S&P 500は米国上場大企業500社の時価総額加重指数です。1957年3月4日にStandard & Poor's(現S&P Global)が開発。米国大型株の最良のゲージであり、グローバル投資業界の事実上の標準ベンチマーク。
なぜ重要か
米国株式市場全体の時価総額の約80%(2024年時点で約50兆ドル)を占めます。15年間で米大型株アクティブファンドの90%以上がS&P 500に負けています(出典:SPIVAスコアカード)。「市場」と言えば通常S&P 500を意味します。
構成
11のGICSセクターすべてにまたがりますが、集中度が懸念されています -- 「マグニフィセント・セブン」が2024年末時点で全ウェイトの30%超。S&P ダウ・ジョーンズ・インデックスの委員会が時価総額(180億ドル以上の基準)、流動性、収益性などに基づき構成銘柄を選定。
歴史的パフォーマンス
- 長期年平均トータルリターン(配当込み):1957年以降約10.5%(出典:S&P Global)
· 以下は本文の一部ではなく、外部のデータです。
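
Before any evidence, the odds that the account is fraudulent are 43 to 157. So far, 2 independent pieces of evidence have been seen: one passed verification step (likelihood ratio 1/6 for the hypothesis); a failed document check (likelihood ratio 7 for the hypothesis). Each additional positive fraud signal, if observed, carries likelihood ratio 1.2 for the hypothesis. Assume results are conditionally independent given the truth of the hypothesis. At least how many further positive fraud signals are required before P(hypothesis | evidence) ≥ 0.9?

19

Prior odds = 43/157.
Combined Bayes factor of the evidence already in hand = (1/6) × 7 = 7/6.
Odds after that evidence = (43/157) × 7/6 = 301/942.
Target odds = 0.9/0.1 = 9.
Need 1.2ⁿ ≥ 9 ÷ (301/942) = 8478/301.
1.2¹⁸ ≈26.6233 falls short of 8478/301 but 1.2¹⁹ ≈31.948 reaches it, so n = 19.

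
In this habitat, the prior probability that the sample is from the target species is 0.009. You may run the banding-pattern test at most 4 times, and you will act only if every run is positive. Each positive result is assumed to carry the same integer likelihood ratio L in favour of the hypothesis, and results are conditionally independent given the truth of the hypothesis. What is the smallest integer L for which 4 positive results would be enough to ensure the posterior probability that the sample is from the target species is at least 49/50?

Prior odds = 0.009/0.991 = 9/991.
Target odds = 0.98/0.02 = 49.
Need L⁴ ≥ 49 ÷ (9/991) = 48559/9.
8⁴ = 4096 < 48559/9 ≤ 6561 = 9⁴, so L = 9.

9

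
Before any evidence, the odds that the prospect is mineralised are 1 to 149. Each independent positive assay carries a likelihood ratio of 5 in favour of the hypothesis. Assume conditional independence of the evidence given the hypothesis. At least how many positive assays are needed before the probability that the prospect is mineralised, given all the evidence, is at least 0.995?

Prior odds = 1/149.
Likelihood ratio per positive assay = 5.
Target posterior odds = 0.995/0.005 = 199.
Need (1/149) × 5ⁿ ≥ 199, i.e. 5ⁿ ≥ 29651.
5⁶ = 15625 falls short of 29651 but 5⁷ = 78125 reaches it, so n = 7.

7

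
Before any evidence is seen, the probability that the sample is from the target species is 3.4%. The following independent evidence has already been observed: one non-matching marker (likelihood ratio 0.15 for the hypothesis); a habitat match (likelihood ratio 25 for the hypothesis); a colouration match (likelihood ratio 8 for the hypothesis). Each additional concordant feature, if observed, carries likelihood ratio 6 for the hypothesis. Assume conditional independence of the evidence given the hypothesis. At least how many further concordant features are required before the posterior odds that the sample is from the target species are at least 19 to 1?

Prior odds = 0.034/0.966 = 17/483.
Combined Bayes factor of the evidence already in hand = 0.15 × 25 × 8 = 30.
Odds after that evidence = (17/483) × 30 = 170/161.
Target odds = 19.
Need 6ⁿ ≥ 19 ÷ (170/161) = 3059/170.
6¹ = 6 falls short of 3059/170 but 6² = 36 reaches it, so n = 2.

2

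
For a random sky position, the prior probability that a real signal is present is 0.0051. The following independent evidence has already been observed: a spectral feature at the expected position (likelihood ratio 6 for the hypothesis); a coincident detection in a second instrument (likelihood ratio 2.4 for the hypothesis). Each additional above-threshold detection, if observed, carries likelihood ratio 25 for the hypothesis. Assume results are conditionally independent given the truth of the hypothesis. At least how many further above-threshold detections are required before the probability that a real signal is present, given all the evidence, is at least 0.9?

2

Prior odds = 0.0051/0.9949 = 51/9949.
Combined Bayes factor of the evidence already in hand = 6 × 2.4 = 14.4.
Odds after that evidence = (51/9949) × 14.4 = 3672/49745.
Target odds = 0.9/0.1 = 9.
Need 25ⁿ ≥ 9 ÷ (3672/49745) = 49745/408.
25¹ = 25 falls short of 49745/408 but 25² = 625 reaches it, so n = 2.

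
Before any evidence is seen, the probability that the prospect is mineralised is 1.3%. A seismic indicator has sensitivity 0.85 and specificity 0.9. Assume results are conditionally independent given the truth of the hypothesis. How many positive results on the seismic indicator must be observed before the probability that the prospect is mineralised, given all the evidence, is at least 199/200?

Prior odds = 0.013/0.987 = 13/987.
False-positive rate = 1 − 0.9 = 0.1; likelihood ratio of a positive = 0.85/0.1 = 8.5.
Target odds: 0.995 ÷ 0.005 = 199.
Need (13/987) × 8.5ⁿ ≥ 199, i.e. 8.5ⁿ ≥ 196413/13.
8.5⁴ = 5220.0625 falls short of 196413/13 but 8.5⁵ = 44370.53125 reaches it, so n = 5.

5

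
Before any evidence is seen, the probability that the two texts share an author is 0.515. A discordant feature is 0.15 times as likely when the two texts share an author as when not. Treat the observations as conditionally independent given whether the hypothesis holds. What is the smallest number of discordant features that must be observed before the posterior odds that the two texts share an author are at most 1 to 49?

3

Prior odds = 0.515/0.485 = 103/97.
Likelihood ratio per discordant feature = 0.15.
Target odds = 1/49.
Need (103/97) × 0.15ⁿ ≤ 1/49, i.e. 0.15ⁿ ≤ 97/5047.
0.15² = 0.0225 is still above 97/5047 but 0.15³ = 0.003375 is at or below it, so n = 3.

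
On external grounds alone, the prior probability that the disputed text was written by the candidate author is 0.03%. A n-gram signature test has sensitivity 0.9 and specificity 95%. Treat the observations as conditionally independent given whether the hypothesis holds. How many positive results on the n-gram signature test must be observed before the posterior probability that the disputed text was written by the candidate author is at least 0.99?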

- 主要ドローダウン:-57%(2007-2009 GFC)、-49%(2000-2002ドットコム)、-34%(2020コロナ、5ヶ月で回復)
- すべての弱気相場後に新高値に回復
主要マイルストーン
- 2009年3月: GFC安値666
- 2020年3月: 3,386から23営業日で2,237に暴落(史上最速の30%超下落)
- 2024年後半: 初の6,000突破
S&P 500エコシステム
SPDR S&P 500 ETF(SPY、1993年設定)は世界初のETFでドル取引量で地球上最も取引される証券。S&P 500 Eミニ先物(ES)はグローバルで最も流動性の高い株価指数先物。VIXはS&P 500オプション価格から算出。
市場への影響
S&P 500の動きはグローバルなリスクセンチメントのトーンを設定します。新高値突破は世界の株式市場を押し上げ、急落はリスクオフポジショニングを誘発します。